Clients include: Tracee Ellis Ross, Tessa Thompson, & Naomi Osaka
Tell me about your ultimate hair moment in history.
“Grace Jones’ iconic fade! I also grew up in the ’90s, so seeing Missy Elliot’s shiny finger waves, Salt-N-Pepa’s asymmetrical bobs, Janet Jackson’s braids in Poetic Justice, Lisa Bonet’s locs on The Cosby Show, and Allen Iverson’s cornrows—it was so cool to have lived through that time. So much of ’90s culture influences me.”
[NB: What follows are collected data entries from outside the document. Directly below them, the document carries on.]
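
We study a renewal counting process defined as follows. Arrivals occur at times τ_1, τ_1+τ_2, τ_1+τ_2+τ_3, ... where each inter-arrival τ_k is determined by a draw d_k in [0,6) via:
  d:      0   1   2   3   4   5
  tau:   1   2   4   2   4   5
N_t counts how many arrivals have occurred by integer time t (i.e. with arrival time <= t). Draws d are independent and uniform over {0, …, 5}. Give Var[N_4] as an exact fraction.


Inter-arrival values over d=0..5: [1, 2, 4, 2, 4, 5]
Each d has probability 1/6, so the pmf of τ is: f(1) = 1/6, f(2) = 1/3, f(4) = 1/3, f(5) = 1/6
Let p_n(j) = P(N_n = j), with p_0 = [1]. Condition on τ_1: p_n(0) = P(τ > n), and for j >= 1, p_n(j) = Σ_{k<=n} f(k)·p_{n−k}(j−1)
p_1 = [5/6, 1/6]  (j = 0..1)
p_2 = [1/2, 17/36, 1/36]  (j = 0..2)
p_3 = [1/2, 13/36, 29/216, 1/216]  (j = 0..3)
p_4 = [1/6, 7/12, 47/216, 41/1296, 1/1296]  (j = 0..4)
E[N_4] = Σ j·p_4(j) = 1447/1296;  E[N_4²] = Σ j²·p_4(j) = 2269/1296
Var[N_4] = 2269/1296 − (1447/1296)² = 846815/1679616

846815/1679616


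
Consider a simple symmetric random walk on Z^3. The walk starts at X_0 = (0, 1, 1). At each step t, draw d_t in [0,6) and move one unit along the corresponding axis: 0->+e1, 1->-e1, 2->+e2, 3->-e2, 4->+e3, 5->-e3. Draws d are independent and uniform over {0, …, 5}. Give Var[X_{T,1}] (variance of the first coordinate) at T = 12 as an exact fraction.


Outcome values over d=0..5: [1, -1, 0, 0, 0, 0]
Σy = 0, Σy² = 2, M = 6
μ = 0/6 = 0,  σ² = 2/6 − (0)² = 1/3
Independent increments: Var[X_12] = 12·σ² = 12·(1/3) = 4

4


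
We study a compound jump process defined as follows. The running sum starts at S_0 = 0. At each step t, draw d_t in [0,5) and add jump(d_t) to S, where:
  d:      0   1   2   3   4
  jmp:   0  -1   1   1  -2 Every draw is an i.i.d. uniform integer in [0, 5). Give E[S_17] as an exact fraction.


-17/5

Outcome values over d=0..4: [0, -1, 1, 1, -2]
Σy = -1, Σy² = 7, M = 5
μ = -1/5 = -1/5,  σ² = 7/5 − (-1/5)² = 34/25
E[S_17] = 0 + 17·(-1/5) = -17/5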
Is there a standout memory from the incredible roster of clients you work with?
“Some of my most favourite moments in the recent past [are] Tessa Thompson’s hair whip at the 2019 Met Gala, Zazie Beetz’ look at the Oscars in 2020, and Kiki Layne at the Critics’ Choice Awards.”
Could you share a childhood hair memory that you still treasure?
“When my sister would wash my hair on a given Sunday afternoon, I remember sitting in front of her while she styles my hair in Bantu knots, all to help stretch my hair while it dries.”
Three products that remain permanently in your kit?
“Right now I’m excited about Nexxus Curl Define Shampoo and Conditioner. It helps me keep the foundation for the hairstyles I give myself, and it locks in the moisture before styling. Innersense Harmonic Healing Oil—I love that you can use this on your hair and your skin. And finally, Flawless by Gabrielle Union Heat Protection Spray. A lot of people are starting to experiment with their hair again, especially anyone that participates in virtual meet-and-greets. I think it’s important to remember to protect our strands from using too much heat on them. This heat protector works great before using hot tools in your hair.”